Scientists in Italy, who carried out the research, warned the added weight also leads to a higher risk of lower sperm counts and infertility in adult life.
In the study, overweight and obese children aged nine to 14 — when they go through puberty — had testicles about 50 percent smaller than those who were normal-sized.
Among youngsters with hyperinsulinemia, high insulin levels and a precursor to type 2 diabetes, their testicles were up to half the size of their peers.
Being overweight or obese can restrict the growth of the testicles, scientists warned, because it can disrupt hormones and lead to heat stress on the scrotum.
Children’s weight status was calculated using the body mass index, which divides weight by height. A higher score puts a child into the overweight or obese range.
The study included 268 children who were overweight or obese (Stock image)

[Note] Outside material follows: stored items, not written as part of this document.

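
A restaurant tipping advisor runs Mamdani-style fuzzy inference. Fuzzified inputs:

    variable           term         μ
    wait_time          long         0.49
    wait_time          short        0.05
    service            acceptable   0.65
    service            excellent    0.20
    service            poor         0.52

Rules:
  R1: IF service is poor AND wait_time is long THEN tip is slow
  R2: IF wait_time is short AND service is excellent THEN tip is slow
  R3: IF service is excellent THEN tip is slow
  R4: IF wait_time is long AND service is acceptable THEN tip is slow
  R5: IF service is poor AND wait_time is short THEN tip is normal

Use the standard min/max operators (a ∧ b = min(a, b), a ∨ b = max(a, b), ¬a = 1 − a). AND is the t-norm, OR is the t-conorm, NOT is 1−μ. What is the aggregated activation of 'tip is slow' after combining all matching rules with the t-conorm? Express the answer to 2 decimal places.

0.49

R1: poor=0.52, long=0.49; AND[min(a, b)] → w = 0.49
R2: short=0.05, excellent=0.20; AND[min(a, b)] → w = 0.05
R3: excellent=0.20 → w = 0.20
R4: long=0.49, acceptable=0.65; AND[min(a, b)] → w = 0.49
R5: poor=0.52, short=0.05; AND[min(a, b)] → w = 0.05
Rules with consequent 'slow': {R1, R2, R3, R4} → strengths 0.49, 0.05, 0.20, 0.49
Aggregate via t-conorm [max(a, b)]: 0.49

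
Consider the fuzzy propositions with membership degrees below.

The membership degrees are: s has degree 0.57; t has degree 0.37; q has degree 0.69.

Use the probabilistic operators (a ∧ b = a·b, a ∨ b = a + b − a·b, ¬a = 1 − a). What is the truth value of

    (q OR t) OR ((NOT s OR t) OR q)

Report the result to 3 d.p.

q OR t = a + b − a·b on (0.6900, 0.3700) = 0.8047
NOT s = 1 − 0.5700 = 0.4300
NOT s OR t = a + b − a·b on (0.4300, 0.3700) = 0.6409
(NOT s OR t) OR q = a + b − a·b on (0.6409, 0.6900) = 0.8887
(q OR t) OR ((NOT s OR t) OR q) = a + b − a·b on (0.8047, 0.8887) = 0.9783

0.978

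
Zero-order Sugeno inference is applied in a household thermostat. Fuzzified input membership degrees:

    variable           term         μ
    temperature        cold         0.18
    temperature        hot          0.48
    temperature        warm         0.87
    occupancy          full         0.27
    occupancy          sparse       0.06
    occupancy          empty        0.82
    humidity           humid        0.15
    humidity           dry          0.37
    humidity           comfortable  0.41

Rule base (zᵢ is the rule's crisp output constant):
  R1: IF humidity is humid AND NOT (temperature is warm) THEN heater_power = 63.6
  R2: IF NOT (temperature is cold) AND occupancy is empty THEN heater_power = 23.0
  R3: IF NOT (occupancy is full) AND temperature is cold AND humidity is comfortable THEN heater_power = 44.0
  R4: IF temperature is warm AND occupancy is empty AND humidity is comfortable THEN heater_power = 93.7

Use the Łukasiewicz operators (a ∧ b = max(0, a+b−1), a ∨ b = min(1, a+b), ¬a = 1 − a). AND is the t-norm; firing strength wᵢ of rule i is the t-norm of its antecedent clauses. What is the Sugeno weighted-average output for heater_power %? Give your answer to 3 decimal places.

R1 (z=63.6): humid=0.15, ¬warm=1−0.87=0.13; AND[max(0, a+b−1)] → w = 0.00
R2 (z=23.0): ¬cold=1−0.18=0.82, empty=0.82; AND[max(0, a+b−1)] → w = 0.64
R3 (z=44.0): ¬full=1−0.27=0.73, cold=0.18, comfortable=0.41; AND[max(0, a+b−1)] → w = 0.00
R4 (z=93.7): warm=0.87, empty=0.82, comfortable=0.41; AND[max(0, a+b−1)] → w = 0.10
Weighted average = (0.00·63.6 + 0.64·23.0 + 0.00·44.0 + 0.10·93.7) / (0.00 + 0.64 + 0.00 + 0.10)
  = 24.0900 / 0.7400 = 32.554

32.554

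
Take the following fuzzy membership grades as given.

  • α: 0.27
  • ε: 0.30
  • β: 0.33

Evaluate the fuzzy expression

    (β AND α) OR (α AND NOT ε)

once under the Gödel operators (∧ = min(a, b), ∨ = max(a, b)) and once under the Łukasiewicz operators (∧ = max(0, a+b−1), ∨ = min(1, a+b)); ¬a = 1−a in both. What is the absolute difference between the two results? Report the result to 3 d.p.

Under Gödel:
  β AND α = min(a, b) on (0.33, 0.27) = 0.27
  NOT ε = 1 − 0.30 = 0.70
  α AND NOT ε = min(a, b) on (0.27, 0.70) = 0.27
  (β AND α) OR (α AND NOT ε) = max(a, b) on (0.27, 0.27) = 0.27
  → value = 0.2700
Under Łukasiewicz:
  β AND α = max(0, a+b−1) on (0.33, 0.27) = 0.00
  NOT ε = 1 − 0.30 = 0.70
  α AND NOT ε = max(0, a+b−1) on (0.27, 0.70) = 0.00
  (β AND α) OR (α AND NOT ε) = min(1, a+b) on (0.00, 0.00) = 0.00
  → value = 0.0000
|0.2700 − 0.0000| = 0.270

0.270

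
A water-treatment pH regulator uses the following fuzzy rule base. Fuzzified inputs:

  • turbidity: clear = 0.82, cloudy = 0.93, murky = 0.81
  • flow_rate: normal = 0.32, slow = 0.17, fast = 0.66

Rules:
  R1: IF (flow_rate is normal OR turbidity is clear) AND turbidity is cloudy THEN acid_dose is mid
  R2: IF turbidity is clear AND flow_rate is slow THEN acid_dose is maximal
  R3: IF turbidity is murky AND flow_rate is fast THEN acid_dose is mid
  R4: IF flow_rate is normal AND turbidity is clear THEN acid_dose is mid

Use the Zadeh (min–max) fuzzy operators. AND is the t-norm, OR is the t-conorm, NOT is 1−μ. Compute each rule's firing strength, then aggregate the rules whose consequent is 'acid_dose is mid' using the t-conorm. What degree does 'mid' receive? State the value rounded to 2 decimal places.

0.82

R1: (normal=0.32 OR clear=0.82) = 0.82; AND[min(a, b)] with cloudy=0.93 → w = 0.82
R2: clear=0.82, slow=0.17; AND[min(a, b)] → w = 0.17
R3: murky=0.81, fast=0.66; AND[min(a, b)] → w = 0.66
R4: normal=0.32, clear=0.82; AND[min(a, b)] → w = 0.32
Rules with consequent 'mid': {R1, R3, R4} → strengths 0.82, 0.66, 0.32
Aggregate via t-conorm [max(a, b)]: 0.82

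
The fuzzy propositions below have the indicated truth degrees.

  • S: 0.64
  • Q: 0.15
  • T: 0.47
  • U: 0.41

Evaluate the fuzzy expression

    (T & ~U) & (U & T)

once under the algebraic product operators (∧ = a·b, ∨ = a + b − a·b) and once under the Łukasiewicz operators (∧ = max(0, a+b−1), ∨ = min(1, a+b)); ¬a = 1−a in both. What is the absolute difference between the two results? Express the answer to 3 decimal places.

Under algebraic product:
  ~U = 1 − 0.4100 = 0.5900
  T & ~U = a·b on (0.4700, 0.5900) = 0.2773
  U & T = a·b on (0.4100, 0.4700) = 0.1927
  (T & ~U) & (U & T) = a·b on (0.2773, 0.1927) = 0.0534
  → value = 0.0534
Under Łukasiewicz:
  ~U = 1 − 0.41 = 0.59
  T & ~U = max(0, a+b−1) on (0.47, 0.59) = 0.06
  U & T = max(0, a+b−1) on (0.41, 0.47) = 0.00
  (T & ~U) & (U & T) = max(0, a+b−1) on (0.06, 0.00) = 0.00
  → value = 0.0000
|0.0534 − 0.0000| = 0.053

0.053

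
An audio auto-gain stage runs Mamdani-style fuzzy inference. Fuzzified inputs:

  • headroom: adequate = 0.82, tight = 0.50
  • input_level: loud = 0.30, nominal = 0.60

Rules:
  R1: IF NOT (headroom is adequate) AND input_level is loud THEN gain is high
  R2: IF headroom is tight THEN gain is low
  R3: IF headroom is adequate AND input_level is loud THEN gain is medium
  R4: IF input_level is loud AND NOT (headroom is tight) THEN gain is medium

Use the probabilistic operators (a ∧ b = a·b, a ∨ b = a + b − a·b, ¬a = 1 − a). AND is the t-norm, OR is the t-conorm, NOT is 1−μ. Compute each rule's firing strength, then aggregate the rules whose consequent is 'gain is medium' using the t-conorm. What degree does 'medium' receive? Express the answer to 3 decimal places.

0.359

R1: ¬adequate=1−0.82=0.18, loud=0.30; AND[a·b] → w = 0.0540
R2: tight=0.50 → w = 0.5000
R3: adequate=0.82, loud=0.30; AND[a·b] → w = 0.2460
R4: loud=0.30, ¬tight=1−0.50=0.50; AND[a·b] → w = 0.1500
Rules with consequent 'medium': {R3, R4} → strengths 0.2460, 0.1500
Aggregate via t-conorm [a + b − a·b]: 0.3591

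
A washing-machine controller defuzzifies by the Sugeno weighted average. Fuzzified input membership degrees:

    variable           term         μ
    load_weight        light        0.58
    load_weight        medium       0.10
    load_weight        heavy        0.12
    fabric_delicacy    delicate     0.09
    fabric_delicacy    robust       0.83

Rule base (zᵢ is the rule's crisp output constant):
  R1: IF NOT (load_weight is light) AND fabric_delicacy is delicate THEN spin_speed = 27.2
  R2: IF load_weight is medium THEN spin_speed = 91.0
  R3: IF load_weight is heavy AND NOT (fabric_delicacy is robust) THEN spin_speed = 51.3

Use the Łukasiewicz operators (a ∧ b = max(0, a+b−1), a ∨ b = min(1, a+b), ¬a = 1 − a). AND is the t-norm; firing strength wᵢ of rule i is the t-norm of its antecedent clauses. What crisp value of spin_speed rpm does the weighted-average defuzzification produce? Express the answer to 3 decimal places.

R1 (z=27.2): ¬light=1−0.58=0.42, delicate=0.09; AND[max(0, a+b−1)] → w = 0.00
R2 (z=91.0): medium=0.10 → w = 0.10
R3 (z=51.3): heavy=0.12, ¬robust=1−0.83=0.17; AND[max(0, a+b−1)] → w = 0.00
Weighted average = (0.00·27.2 + 0.10·91.0 + 0.00·51.3) / (0.00 + 0.10 + 0.00)
  = 9.1000 / 0.1000 = 91.000

91.000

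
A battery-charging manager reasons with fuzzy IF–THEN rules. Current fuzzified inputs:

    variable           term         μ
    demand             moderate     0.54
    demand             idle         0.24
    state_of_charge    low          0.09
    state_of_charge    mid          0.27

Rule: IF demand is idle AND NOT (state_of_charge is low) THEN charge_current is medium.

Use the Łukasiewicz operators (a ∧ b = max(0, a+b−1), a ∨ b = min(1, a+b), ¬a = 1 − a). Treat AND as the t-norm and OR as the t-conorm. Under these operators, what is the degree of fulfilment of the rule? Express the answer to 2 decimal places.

0.15

firing strength: idle=0.24, ¬low=1−0.09=0.91; AND[max(0, a+b−1)] → w = 0.15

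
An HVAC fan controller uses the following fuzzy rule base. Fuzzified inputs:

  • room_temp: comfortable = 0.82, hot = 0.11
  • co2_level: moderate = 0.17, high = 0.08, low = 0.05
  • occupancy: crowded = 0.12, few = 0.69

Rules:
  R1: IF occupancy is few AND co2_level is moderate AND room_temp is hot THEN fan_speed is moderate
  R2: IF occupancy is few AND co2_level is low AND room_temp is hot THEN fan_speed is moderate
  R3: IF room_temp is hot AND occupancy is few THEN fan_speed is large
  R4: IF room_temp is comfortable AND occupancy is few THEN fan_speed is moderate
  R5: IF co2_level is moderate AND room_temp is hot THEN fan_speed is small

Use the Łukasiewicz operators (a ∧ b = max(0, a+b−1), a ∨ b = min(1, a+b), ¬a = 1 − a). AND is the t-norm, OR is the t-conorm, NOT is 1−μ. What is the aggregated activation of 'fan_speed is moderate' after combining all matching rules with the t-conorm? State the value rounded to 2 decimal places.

0.51

R1: few=0.69, moderate=0.17, hot=0.11; AND[max(0, a+b−1)] → w = 0.00
R2: few=0.69, low=0.05, hot=0.11; AND[max(0, a+b−1)] → w = 0.00
R3: hot=0.11, few=0.69; AND[max(0, a+b−1)] → w = 0.00
R4: comfortable=0.82, few=0.69; AND[max(0, a+b−1)] → w = 0.51
R5: moderate=0.17, hot=0.11; AND[max(0, a+b−1)] → w = 0.00
Rules with consequent 'moderate': {R1, R2, R4} → strengths 0.00, 0.00, 0.51
Aggregate via t-conorm [min(1, a+b)]: 0.51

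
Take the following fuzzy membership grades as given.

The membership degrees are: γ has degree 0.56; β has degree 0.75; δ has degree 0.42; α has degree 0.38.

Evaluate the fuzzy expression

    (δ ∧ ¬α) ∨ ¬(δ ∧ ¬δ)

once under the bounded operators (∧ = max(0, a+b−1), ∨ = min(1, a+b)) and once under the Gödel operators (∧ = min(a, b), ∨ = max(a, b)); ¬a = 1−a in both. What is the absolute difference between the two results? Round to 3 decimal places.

0.420

Under bounded:
  ¬α = 1 − 0.38 = 0.62
  δ ∧ ¬α = max(0, a+b−1) on (0.42, 0.62) = 0.04
  ¬δ = 1 − 0.42 = 0.58
  δ ∧ ¬δ = max(0, a+b−1) on (0.42, 0.58) = 0.00
  ¬(δ ∧ ¬δ) = 1 − 0.00 = 1.00
  (δ ∧ ¬α) ∨ ¬(δ ∧ ¬δ) = min(1, a+b) on (0.04, 1.00) = 1.00
  → value = 1.0000
Under Gödel:
  ¬α = 1 − 0.38 = 0.62
  δ ∧ ¬α = min(a, b) on (0.42, 0.62) = 0.42
  ¬δ = 1 − 0.42 = 0.58
  δ ∧ ¬δ = min(a, b) on (0.42, 0.58) = 0.42
  ¬(δ ∧ ¬δ) = 1 − 0.42 = 0.58
  (δ ∧ ¬α) ∨ ¬(δ ∧ ¬δ) = max(a, b) on (0.42, 0.58) = 0.58
  → value = 0.5800
|1.0000 − 0.5800| = 0.420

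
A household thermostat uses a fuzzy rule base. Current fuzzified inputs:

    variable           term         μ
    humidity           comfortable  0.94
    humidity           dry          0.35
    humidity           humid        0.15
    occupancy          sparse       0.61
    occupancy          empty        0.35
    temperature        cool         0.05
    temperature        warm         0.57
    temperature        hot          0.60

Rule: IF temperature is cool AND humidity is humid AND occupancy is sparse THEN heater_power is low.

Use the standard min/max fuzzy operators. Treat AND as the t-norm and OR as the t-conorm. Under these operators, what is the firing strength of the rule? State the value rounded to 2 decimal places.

0.05

firing strength: cool=0.05, humid=0.15, sparse=0.61; AND[min(a, b)] → w = 0.05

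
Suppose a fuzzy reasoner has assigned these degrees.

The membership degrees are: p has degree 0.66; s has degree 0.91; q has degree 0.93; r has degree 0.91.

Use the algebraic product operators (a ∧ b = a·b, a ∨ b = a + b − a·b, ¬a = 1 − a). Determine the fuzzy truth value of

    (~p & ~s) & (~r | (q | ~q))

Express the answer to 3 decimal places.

~p = 1 − 0.6600 = 0.3400
~s = 1 − 0.9100 = 0.0900
~p & ~s = a·b on (0.3400, 0.0900) = 0.0306
~r = 1 − 0.9100 = 0.0900
~q = 1 − 0.9300 = 0.0700
q | ~q = a + b − a·b on (0.9300, 0.0700) = 0.9349
~r | (q | ~q) = a + b − a·b on (0.0900, 0.9349) = 0.9408
(~p & ~s) & (~r | (q | ~q)) = a·b on (0.0306, 0.9408) = 0.0288

0.029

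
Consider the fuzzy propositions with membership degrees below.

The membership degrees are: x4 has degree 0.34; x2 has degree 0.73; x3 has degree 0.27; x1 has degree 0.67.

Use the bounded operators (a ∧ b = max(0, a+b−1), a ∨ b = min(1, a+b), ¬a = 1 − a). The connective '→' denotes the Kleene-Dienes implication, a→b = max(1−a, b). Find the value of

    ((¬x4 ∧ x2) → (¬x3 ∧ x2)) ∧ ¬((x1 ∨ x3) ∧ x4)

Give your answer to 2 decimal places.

¬x4 = 1 − 0.34 = 0.66
¬x4 ∧ x2 = max(0, a+b−1) on (0.66, 0.73) = 0.39
¬x3 = 1 − 0.27 = 0.73
¬x3 ∧ x2 = max(0, a+b−1) on (0.73, 0.73) = 0.46
(¬x4 ∧ x2) → (¬x3 ∧ x2)  [Kleene-Dienes: max(1−a, b)] with a=0.39, b=0.46 → 0.61
x1 ∨ x3 = min(1, a+b) on (0.67, 0.27) = 0.94
(x1 ∨ x3) ∧ x4 = max(0, a+b−1) on (0.94, 0.34) = 0.28
¬((x1 ∨ x3) ∧ x4) = 1 − 0.28 = 0.72
((¬x4 ∧ x2) → (¬x3 ∧ x2)) ∧ ¬((x1 ∨ x3) ∧ x4) = max(0, a+b−1) on (0.61, 0.72) = 0.33

0.33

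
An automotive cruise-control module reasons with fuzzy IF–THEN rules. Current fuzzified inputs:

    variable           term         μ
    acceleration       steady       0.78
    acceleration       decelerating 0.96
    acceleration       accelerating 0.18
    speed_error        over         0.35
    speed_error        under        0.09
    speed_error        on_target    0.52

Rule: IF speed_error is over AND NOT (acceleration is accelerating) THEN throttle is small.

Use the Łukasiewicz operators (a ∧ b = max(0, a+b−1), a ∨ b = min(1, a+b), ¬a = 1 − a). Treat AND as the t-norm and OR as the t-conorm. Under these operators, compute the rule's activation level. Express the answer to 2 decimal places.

firing strength: over=0.35, ¬accelerating=1−0.18=0.82; AND[max(0, a+b−1)] → w = 0.17

0.17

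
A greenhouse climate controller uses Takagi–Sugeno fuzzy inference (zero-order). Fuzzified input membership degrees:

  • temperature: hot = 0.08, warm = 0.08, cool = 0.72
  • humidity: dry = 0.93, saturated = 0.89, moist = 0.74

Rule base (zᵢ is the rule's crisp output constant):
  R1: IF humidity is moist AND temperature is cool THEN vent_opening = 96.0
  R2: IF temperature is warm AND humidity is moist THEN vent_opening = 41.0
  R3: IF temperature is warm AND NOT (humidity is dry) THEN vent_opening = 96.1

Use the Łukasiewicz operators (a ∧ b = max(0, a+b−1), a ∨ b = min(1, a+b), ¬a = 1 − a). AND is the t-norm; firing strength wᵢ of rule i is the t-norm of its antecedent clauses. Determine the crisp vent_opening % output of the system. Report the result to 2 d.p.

R1 (z=96.0): moist=0.74, cool=0.72; AND[max(0, a+b−1)] → w = 0.46
R2 (z=41.0): warm=0.08, moist=0.74; AND[max(0, a+b−1)] → w = 0.00
R3 (z=96.1): warm=0.08, ¬dry=1−0.93=0.07; AND[max(0, a+b−1)] → w = 0.00
Weighted average = (0.46·96.0 + 0.00·41.0 + 0.00·96.1) / (0.46 + 0.00 + 0.00)
  = 44.1600 / 0.4600 = 96.00

96.00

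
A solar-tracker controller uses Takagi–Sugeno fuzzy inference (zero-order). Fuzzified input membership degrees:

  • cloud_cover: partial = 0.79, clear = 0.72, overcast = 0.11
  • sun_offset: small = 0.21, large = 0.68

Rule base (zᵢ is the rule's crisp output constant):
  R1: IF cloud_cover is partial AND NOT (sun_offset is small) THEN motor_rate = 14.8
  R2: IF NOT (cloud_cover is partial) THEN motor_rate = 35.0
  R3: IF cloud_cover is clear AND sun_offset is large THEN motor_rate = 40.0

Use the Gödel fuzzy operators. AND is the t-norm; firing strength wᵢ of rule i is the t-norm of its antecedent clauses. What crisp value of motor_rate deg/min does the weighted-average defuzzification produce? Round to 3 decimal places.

R1 (z=14.8): partial=0.79, ¬small=1−0.21=0.79; AND[min(a, b)] → w = 0.79
R2 (z=35.0): ¬partial=1−0.79=0.21 → w = 0.21
R3 (z=40.0): clear=0.72, large=0.68; AND[min(a, b)] → w = 0.68
Weighted average = (0.79·14.8 + 0.21·35.0 + 0.68·40.0) / (0.79 + 0.21 + 0.68)
  = 46.2420 / 1.6800 = 27.525

27.525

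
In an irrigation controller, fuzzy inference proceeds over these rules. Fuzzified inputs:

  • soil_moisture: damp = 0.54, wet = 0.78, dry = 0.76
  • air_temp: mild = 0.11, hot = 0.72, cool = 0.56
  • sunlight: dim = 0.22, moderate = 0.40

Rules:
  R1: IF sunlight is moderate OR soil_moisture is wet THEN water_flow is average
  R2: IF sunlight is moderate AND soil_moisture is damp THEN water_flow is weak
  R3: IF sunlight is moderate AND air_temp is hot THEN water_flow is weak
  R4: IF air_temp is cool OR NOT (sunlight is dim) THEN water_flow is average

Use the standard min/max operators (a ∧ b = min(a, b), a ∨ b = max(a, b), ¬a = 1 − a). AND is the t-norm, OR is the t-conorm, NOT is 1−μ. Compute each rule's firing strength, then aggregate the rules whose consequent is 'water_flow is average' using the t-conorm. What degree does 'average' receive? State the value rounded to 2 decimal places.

R1: moderate=0.40, wet=0.78; OR[max(a, b)] → w = 0.78
R2: moderate=0.40, damp=0.54; AND[min(a, b)] → w = 0.40
R3: moderate=0.40, hot=0.72; AND[min(a, b)] → w = 0.40
R4: cool=0.56, ¬dim=1−0.22=0.78; OR[max(a, b)] → w = 0.78
Rules with consequent 'average': {R1, R4} → strengths 0.78, 0.78
Aggregate via t-conorm [max(a, b)]: 0.78

0.78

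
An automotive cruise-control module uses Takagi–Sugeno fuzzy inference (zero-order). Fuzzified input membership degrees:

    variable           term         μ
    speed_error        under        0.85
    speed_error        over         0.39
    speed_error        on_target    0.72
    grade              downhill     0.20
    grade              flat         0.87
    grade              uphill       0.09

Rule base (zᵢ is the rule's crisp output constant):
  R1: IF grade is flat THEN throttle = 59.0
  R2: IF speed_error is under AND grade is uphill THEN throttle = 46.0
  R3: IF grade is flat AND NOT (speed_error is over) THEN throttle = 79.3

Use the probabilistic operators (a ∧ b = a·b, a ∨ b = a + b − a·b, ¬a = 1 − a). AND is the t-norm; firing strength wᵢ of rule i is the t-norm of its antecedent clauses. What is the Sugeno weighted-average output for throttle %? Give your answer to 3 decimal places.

65.620

R1 (z=59.0): flat=0.87 → w = 0.8700
R2 (z=46.0): under=0.85, uphill=0.09; AND[a·b] → w = 0.0765
R3 (z=79.3): flat=0.87, ¬over=1−0.39=0.61; AND[a·b] → w = 0.5307
Weighted average = (0.8700·59.0 + 0.0765·46.0 + 0.5307·79.3) / (0.8700 + 0.0765 + 0.5307)
  = 96.9335 / 1.4772 = 65.620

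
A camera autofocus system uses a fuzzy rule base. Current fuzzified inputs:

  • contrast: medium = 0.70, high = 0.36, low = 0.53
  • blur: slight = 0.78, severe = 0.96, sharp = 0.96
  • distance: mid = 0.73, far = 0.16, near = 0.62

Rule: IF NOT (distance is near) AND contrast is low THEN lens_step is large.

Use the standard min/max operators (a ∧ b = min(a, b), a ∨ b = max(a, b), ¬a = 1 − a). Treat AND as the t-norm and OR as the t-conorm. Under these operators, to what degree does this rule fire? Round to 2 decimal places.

firing strength: ¬near=1−0.62=0.38, low=0.53; AND[min(a, b)] → w = 0.38

0.38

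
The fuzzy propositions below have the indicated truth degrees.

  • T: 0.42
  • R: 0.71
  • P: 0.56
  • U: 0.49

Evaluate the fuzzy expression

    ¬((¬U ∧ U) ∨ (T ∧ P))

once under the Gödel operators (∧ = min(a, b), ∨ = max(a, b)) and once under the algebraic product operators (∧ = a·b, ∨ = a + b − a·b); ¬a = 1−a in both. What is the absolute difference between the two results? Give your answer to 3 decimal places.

0.064

Under Gödel:
  ¬U = 1 − 0.49 = 0.51
  ¬U ∧ U = min(a, b) on (0.51, 0.49) = 0.49
  T ∧ P = min(a, b) on (0.42, 0.56) = 0.42
  (¬U ∧ U) ∨ (T ∧ P) = max(a, b) on (0.49, 0.42) = 0.49
  ¬((¬U ∧ U) ∨ (T ∧ P)) = 1 − 0.49 = 0.51
  → value = 0.5100
Under algebraic product:
  ¬U = 1 − 0.4900 = 0.5100
  ¬U ∧ U = a·b on (0.5100, 0.4900) = 0.2499
  T ∧ P = a·b on (0.4200, 0.5600) = 0.2352
  (¬U ∧ U) ∨ (T ∧ P) = a + b − a·b on (0.2499, 0.2352) = 0.4263
  ¬((¬U ∧ U) ∨ (T ∧ P)) = 1 − 0.4263 = 0.5737
  → value = 0.5737
|0.5100 − 0.5737| = 0.064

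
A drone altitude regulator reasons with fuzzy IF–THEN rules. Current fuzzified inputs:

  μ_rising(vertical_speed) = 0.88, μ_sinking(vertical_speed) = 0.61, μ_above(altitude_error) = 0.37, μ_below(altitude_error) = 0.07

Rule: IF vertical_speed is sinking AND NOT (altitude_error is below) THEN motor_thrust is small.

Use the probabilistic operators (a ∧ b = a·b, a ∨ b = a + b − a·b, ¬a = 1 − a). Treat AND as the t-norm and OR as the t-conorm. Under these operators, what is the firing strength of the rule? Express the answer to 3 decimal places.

firing strength: sinking=0.61, ¬below=1−0.07=0.93; AND[a·b] → w = 0.5673

0.567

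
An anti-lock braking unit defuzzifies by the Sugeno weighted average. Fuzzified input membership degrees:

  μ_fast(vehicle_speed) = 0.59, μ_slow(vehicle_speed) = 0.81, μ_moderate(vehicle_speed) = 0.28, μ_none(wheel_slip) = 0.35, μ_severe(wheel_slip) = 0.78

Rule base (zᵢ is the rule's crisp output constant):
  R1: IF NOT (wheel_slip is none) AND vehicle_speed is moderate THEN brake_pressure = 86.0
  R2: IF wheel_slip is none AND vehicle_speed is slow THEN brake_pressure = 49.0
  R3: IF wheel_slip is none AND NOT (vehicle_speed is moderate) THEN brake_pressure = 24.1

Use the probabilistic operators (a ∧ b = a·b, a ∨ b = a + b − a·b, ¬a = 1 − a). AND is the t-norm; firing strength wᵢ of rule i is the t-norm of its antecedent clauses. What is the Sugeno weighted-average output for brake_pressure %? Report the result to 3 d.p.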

Scientists have been raising the alarm over plummeting male sperm counts for years, which some have now warned ‘threaten human survival’.
Back in 1973, the average sperm count was about 104million per milliliter, studies show.
But, by 2019, this had fallen to just 49million — halving in under 50 years.
Expanding waistlines, sedentary lifestyles and even exposure to chemicals like pesticides have all been blamed for the shift.
Dr Rossella Cannarella, a fertility expert at the University of Catania in Sicily, Italy, which carried out the research, warned obese boys were at higher risk of infertility in adulthood.
She said: ‘Those with overweight or obesity, hyperinsulinemia, or insulin resistance displayed lower testicular volume than their healthy peers
‘We speculate that more careful control of body weight in childhood could be a prevention strategy for maintaining testicular function later in life.’
The press release adds that the paper ‘indicates that overweight boys tend to have lower testicular volume, putting them at risk for infertility in adulthood’.
For the study, scientists looked at data on testicular volume for children referred to the university’s Pediatric Endocrinology Unit for weight management.
They were compared to a group of children of a healthy weight who also had their testicle size measured.
The study looked at 268 children, of which 206 fell into the overweight, obese or severely obese categories while the rest were a normal weight.
Children were split into three groups, from those aged under nine years — pre-puberty — nine to 14 years old — during puberty — and 14 to 16 years old — post-puberty.
Results showed that obese or overweight children in the nine to 14-year-old age group had significantly smaller testicles than their normal-sized peers.
Those 14 to 16 years old and with hyperinsulinemia had testicles up to half the size of their healthy peers.
Adolescence is critical for testicular development because they undergo major growth to produce sperm.
But previous research has shown that being overweight or obese can disrupt this because fat cells can interfere with the hormone balance in the body.
The excess weight may also lead to heat stress on the testicles or being kept above the 95 to 96F needed, which can harm development.
In the study, the scientists suggested overweight or obese children likely had lower levels of the hormone inhibin B, which is made by the testicles and essential for stimulating the growth of sperm-producing cells.
They also said that hyperinsulinemia could inhibit the growth of Sertoli cells in the testes, which are also essential for manufacturing sperm.
Dr Cannarella added: ‘In this study, we found that being overweight or obese was associated with a lower peri-pubertal testicular volume.’
The study was published in the European Journal of Endocrinology.